Des élèves de Cap-Jeunesse réagissent

Des élèves de Cap-Jeunesse réagissent
Thomas Gallenne
Actualité

Documentaire Dérapages de Paul Arcand

Le 30 avril dernier, 190 élèves de l’école secondaire Cap-Jeunesse de Saint-Jérôme assistaient au  visionnement du documentaire Dérapages du journaliste Paul Arcand.

Depuis sa sortie et sa tournée québécoise, le documentaire de Paul Arcand, Dérapages, fait grand bruit. Cependant, nous avions mentionné dans notre précédente édition que le réalisateur a fait le choix délibéré de donner la parole en priorité aux jeunes. Cependant, nous avons voulu savoir ce qu’en pensait un spécialiste de la question.

 

Jean-Marie de Koninck, est président de la Table québécoise de la sécurité routière (TQSR) et a participé à la réflexion sur la question depuis de nombreuses années: «Le documentaire de Paul Arcand est une approche louable dans le contexte de la sécurité routière. Il faut comprendre que ce n’est pas un dossier facile. La principale source d’accidents provient des comportements.
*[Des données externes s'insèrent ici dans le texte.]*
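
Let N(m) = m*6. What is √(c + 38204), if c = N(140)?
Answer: 2*√9761 ≈ 197.60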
Dans le documentaire, on saisit bien ce qui se passe dans la tête des jeunes.»

 

Selon lui, il est difficile de prévoir si ce genre de documentaire va avoir un impact à moyen et long terme sur les comportements des jeunes conducteurs. Pour M. De Koninck, l’approche répressive ne règle pas tout et l’éducation a un grand rôle à jouer. «On voit différentes règlementations dans certains pays qui peuvent avoir un impact, comme en Suède où ils se sont dotés de la vision «tolérance zéro alcool», ou encore l’accès au permis plus contraignant pour les jeunes, mais le risque zéro n’existe pas, ni la solution miracle», ajoute-t-il.

 

Prise de risque: inconscience ou rituel initiatique?

Dans le documentaire, certains jeunes admettent ouvertement prendre des risques en automobile, pour l’adrénaline et le plaisir qu’elle procure. Également, l’obtention du permis est une étape importante dans l’autonomie des jeunes. «Les jeunes essaient d’être autonomes mais ils le sont pas, croit M. de Koninck. De plus, quand on est jeune, on repousse nos limites le plus loin possible, dans tous les domaines. Et semble-t-il que c’est essentiel pour le développement humain. Si on essaie de brimer ça, c’est mauvais.» Connaissant les risques, pourquoi les jeunes adoptent-ils ces comportements à risque? «Certaines études démontrent que les lobes frontaux du cerveau, là où se fait le jugement et où se prennent les décisions, ne se développent complètement qu’au milieu de la vingtaine.»

 

À d’autres époques, pas si lointaines et dans certaines cultures, certains rites initiatiques, certaines épreuves, marquent le passage de l’enfance à l’âge adulte, l’inclusion au groupe, etc. Avec l’éclatement de certaines valeurs traditionnelles, ces balises sont à redéfinir. «Les jeunes sont en quête d’autonomie, mais aussi de points de repère. Ils sont extrêmement influençables. D’où l’importance du rôle des modèles, que ce soient les parents ou autres.»

La jeunesse: le reflet de notre société?

Le documentaire de Paul Arcand aborde le sujet: si les jeunes ne retiennent pas du voisin, et que les générations plus âgées n’ont pas de leçon à donner à ceux qui leur succèdent, il convient d’accepter que le comportement des jeunes au volant interpelle la société au complet.

 

«En 2006, la Table a mis sur pied un groupe de travail pour réfléchir sur le comportement des jeunes au volant, poursuit M. De Koninck. Par la suite, on a remis deux rapports, en 2007 et 2009, dans lesquels on recommandait entre autres, de repousser l’obtention du permis de conduire à partir de 18 ans, avec un accès graduel au permis, via une banque de points de démérite qui augmente au fur et à mesure que le jeune évolue. Sur la question de l’alcool, on recommandait la  »tolérance zéro » jusqu’à un certain âge (24 ans en 2007, 21 ans en 2009), mais cette question n’a jamais fait consensus. Si on voulait être sérieux, ce serait tolérance zéro à l’ensemble de la population, pour ne pas discriminer les jeunes, mais on aurait une levée de bouclier.»

 

Malgré toutes les réglementations et les recommandations, le spécialiste n’en démord pas: «L’accès graduel à l’auto relève des parents. Ils ont un rôle extrêmement important qu’ils ne réalisent pas. Au lieu de cela, ils s’en remettent au gouvernement.» Selon lui, nous serions trop laxistes en matière de comportements sur la route. «Comme on le voit sur la question du taux d’alcool, c’est un choix de société. Ailleurs comme dans les pays scandinaves, ils sont beaucoup plus restrictifs et les résultats sont là», conclut M. De Koninck.